Red balloons. Red streamers. Red cake. Red icing. Red food. And they wanted to make it all. It didn’t matter that we were traveling and didn’t have access to our home kitchen. It also didn’t matter that Mrs. Fussy’s birthday was actually last month. They wanted a large celebration with their cousins.
It was time for some serious negotiations.
Pizza was red enough for dinner. And pizza restaurants are generally prone to plenty of red decorations already. That took care of most of the work. Then it came out that the only reason the kids wanted to bake a cake was so they could decorate it themselves. Well, I had just the solution to that.
We bought a cake at the local supermarket. Since the good local bakery went out of business in Bedford, I have yet to find a decent replacement. Anyhow, the supermarket was happy to ice the cake in a plain flat white, so the kids could decorate it however they liked.

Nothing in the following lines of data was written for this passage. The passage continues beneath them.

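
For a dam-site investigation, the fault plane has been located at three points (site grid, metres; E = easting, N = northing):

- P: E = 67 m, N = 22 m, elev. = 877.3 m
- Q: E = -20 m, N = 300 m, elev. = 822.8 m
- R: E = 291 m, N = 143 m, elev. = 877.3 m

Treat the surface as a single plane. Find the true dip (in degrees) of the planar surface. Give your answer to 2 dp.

Let the plane be z = a·E + b·N + c.
Q−P: −87a + 278b = −54.5;  R−P: 224a + 121b = 0.
Solving gives a = 0.09059, b = −0.16769.
Gradient magnitude |∇z| = √(a² + b²) = √(0.00821 + 0.02812) = 0.19060.
True dip = arctan(0.19060) = 10.79°, dipping toward NNW (azimuth ≈ 332°).

10.79°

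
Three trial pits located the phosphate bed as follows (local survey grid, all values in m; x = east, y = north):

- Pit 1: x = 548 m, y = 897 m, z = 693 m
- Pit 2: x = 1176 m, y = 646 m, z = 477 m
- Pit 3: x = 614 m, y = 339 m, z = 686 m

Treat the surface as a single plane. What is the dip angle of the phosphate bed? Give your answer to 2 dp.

Let the plane be z = a·x + b·y + c.
Pit 2−Pit 1: 628a − 251b = −216;  Pit 3−Pit 1: 66a − 558b = −7.
Solving gives a = −0.35575, b = −0.02953.
Gradient magnitude |∇z| = √(a² + b²) = √(0.12656 + 0.00087) = 0.35698.
True dip = arctan(0.35698) = 19.65°, dipping toward E (azimuth ≈ 085°).

19.65°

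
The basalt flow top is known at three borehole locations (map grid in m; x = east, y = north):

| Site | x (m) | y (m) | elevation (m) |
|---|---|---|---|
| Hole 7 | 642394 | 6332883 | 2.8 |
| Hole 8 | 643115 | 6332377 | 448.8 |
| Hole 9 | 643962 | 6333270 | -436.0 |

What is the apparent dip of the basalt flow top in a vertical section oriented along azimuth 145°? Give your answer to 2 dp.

Let the plane be z = a·x + b·y + c.
Hole 8−Hole 7: 721a − 506b = 446;  Hole 9−Hole 7: 1568a + 387b = −438.8.
Solving gives a = −0.04609, b = −0.94710.
Unit vector along 145° is (sin 145°, cos 145°) = (0.5736, -0.8192).
Slope in that direction = a·(0.5736) + b·(-0.8192) = 0.74938.
Apparent dip = arctan|0.74938| = 36.85° (true dip is 43.5°, so apparent ≤ true as expected).

36.85°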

Although I suggested perhaps it would be okay if the professional cake decorator actually wrote in small letters, “Happy Birthday Mommy” along the top. Surprisingly, they thought having these words written in red would be overkill.
I’ll never understand children.
They also had no interest in decorating the cake with Swedish Fish. Twizzlers and other red candies also failed to capture their imaginations. They liked the red sparkly sugar decorations, and the small tubes of sparkly icing. And surprisingly they thought raspberries and strawberries would be a good addition too. Score!
Okay. It’s been a long time since I bought strawberries and raspberries from a supermarket. In Altoona, PA I was happy to find organic raspberries, but organic strawberries were nowhere to be found.
The fruit was awful. So awful. The strawberries that looked red on the outside were dominated by white and woody cores. Cutting each of these away was a labor of love, and was the only saving grace of the supermarket cake. The organic raspberries were completely inedible, because while their tops looked fine in the plastic clamshell box, underneath they were completely covered with mold.
Boo.
And out here in the country where the supermarket is 30 minutes on the highway, driving back to return them would cost more in gas than the price of the berries. Boo.
At the end of the day the kids were immensely happy though. We had a change of plans and had to bring pizza into the house. But by then it was too late to pick up any balloons or streamers. Still, they were very proud of their decorating job, and to them the cake looked even better than they had hoped.
Man, I should have taken a picture. It was a cake only a mother (or grandmother) could love. But not nearly as red as I had dreaded.